# Drehgeber prüfen



## Guste (21 November 2012)

Hallo zusammen
Die letzte zeit hatte ich massive Problem mit Servomotoren Drehgeberausfall.
Nun such ich ein Meßgerät zur externen Prüfung der Drehgeber.Hat da jemand einen Vorschlag

Gruß Guste


----------



## norustnotrust (21 November 2012)

http://www.schleich.com/de/produktdetail.php?ProduktID=88 sowas?? Schaut aber eher nach Laborgerät aus...


----------



## rostiger Nagel (21 November 2012)

Um da helfen zu können, wäre es gut zu wissen um was für ein Geber es sich handelt. 
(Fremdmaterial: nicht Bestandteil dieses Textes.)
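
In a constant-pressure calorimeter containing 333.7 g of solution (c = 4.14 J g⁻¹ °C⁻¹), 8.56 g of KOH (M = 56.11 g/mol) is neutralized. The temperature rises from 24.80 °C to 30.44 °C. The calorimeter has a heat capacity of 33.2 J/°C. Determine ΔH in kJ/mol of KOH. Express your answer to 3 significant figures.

ΔH = -52.3 kJ/mol

|ΔT| = |30.44 − 24.80| = 5.64 °C
|q_surr| = (333.7 × 4.14 + 33.2) × 5.64 = 1414.718 × 5.64 = 7979 J
n(KOH) = 8.56 / 56.11 = 0.1526 mol
Temperature rose, so q_rxn = −|q_surr| = -7.979 kJ
ΔH = q_rxn / n = -52.29 kJ/mol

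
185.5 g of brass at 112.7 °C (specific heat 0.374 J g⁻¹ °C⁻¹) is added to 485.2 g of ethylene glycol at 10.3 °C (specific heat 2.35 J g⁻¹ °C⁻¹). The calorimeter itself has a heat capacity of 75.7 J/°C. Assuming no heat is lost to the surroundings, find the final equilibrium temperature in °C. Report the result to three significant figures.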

Wir hatten das mal, da war der Geber nicht richtig besfestigt.


----------



## doctorVLT (21 November 2012)

*Je nachdem*

Hi,
wie schon erwähnt ist es wichtig welcher Gebertyp verwendet wird.
Resolver (2-,4,6,8- polig)?
SinCos?
TTL?
HTL?
...

Einige kann man mit Oszi messen / Impulse darstellen. Teils kann man FU selber dafür benutzen.

Gruß

doc vlt


----------



## Guste (22 November 2012)

Haool zusammen.
Es gibt da Feldprüfgeräte. Die sind auch durch den Schlosser inutitiv bedienbar. Einfach am Endat Geber oder Inkrementalgeber anschließen. Das gerät sagt dann Io oder NIO. Hab das schon mal gesehen.Dabei ein kleiner Bildschirm mit Anzeige der 2 Spuren mit Spannungshöhe und Nullmarke. Kenn nur den Typ nicht mehr.
Laborgerät das reicht ja ein normales Oszi und 5 oder 24 Volt.

Gruß an alle Guste


----------



## Guste (22 November 2012)

Hallo rostiger Nagel. 
Eigendlich will nicht gar nicht wissen, was für ein Fehler anliegt.
Das Thema ist folgendes.
Motorausfall durch Kurzschluß. Fehlermeldung 840d Systemfehler.
Ok der Schlosser kennt das Problem. Wechselt den Motor aus ca. 4 Std. Drecksarbeit. Schaltet den Haupschalter ein, und die 840d sagt Geberfehler beim Neumotor.
Dann kein Fehler am Regeleinschub, Geberkabel, LT Modul sondern der fabrikneue Motor ist defekt.
Erklär mal das dem Schlosser. Drum vor Motoreinbau Kästchen anschließen Motorwelle durchdrehen. NIO oder IO. So stell ich mir das vor. danke


----------



## Guste (22 November 2012)

Hallo no Rust Schleich schau ich mir mal an


----------



## SUW (26 November 2012)

Hallo Guste,
ohne deine Maschinen und den genauen Motortyp zu kennen würde ich behaupten, dass die zwei Motoren nicht identisch sind und die Geberparametrierung in der 840D auf den Geber des neuen Motors geändert werden muss...:?:


----------



## Guste (26 November 2012)

Hallo SUW.
Wenn man mal 30 Jahre im Geschäft ist, dann kann man sicherstellen, auch meine Schlosser, daß der richtige Ersatzmotor verbaut wird.
Mir geht es ja nur um ein Schlossertaugliches Meßgerät für die Heidenheingeber.

Gruß Guste


----------



## Sockenralf (26 November 2012)

Hallo,

das Geber-Prüfgerät schließt aber nicht aus, daß der Eratzmotor leistungsseitig einen Schlag hat.
Vielleicht einfach mit einem passenden Vorschubmodul einen kleinen Prüfstand aufbauen

MfG


----------



## Marco77 (26 November 2012)

Hallo,

Heidenhain - Geber kann man mit dem PWM 9 von Heidenhain prüfen.
http://www.google.de/url?sa=t&rct=j&q=heidenhain%20pwm%209&source=web&cd=1&sqi=2&ved=0CC8QFjAA&url=http%3A%2F%2Fcontent.heidenhain.de%2Ffilebase%2Ffiles%2F3406%2F518_751-11.pdf&ei=l5SzUOz_CdHE4gTdw4DADA&usg=AFQjCNG9JVHs3yY4W6cJtfW9iPXQ-o52sA&cad=rja
Ob man damit auch integrierte Motormesssysteme prüfen kann, keine Ahnung-

Gruß Marco


----------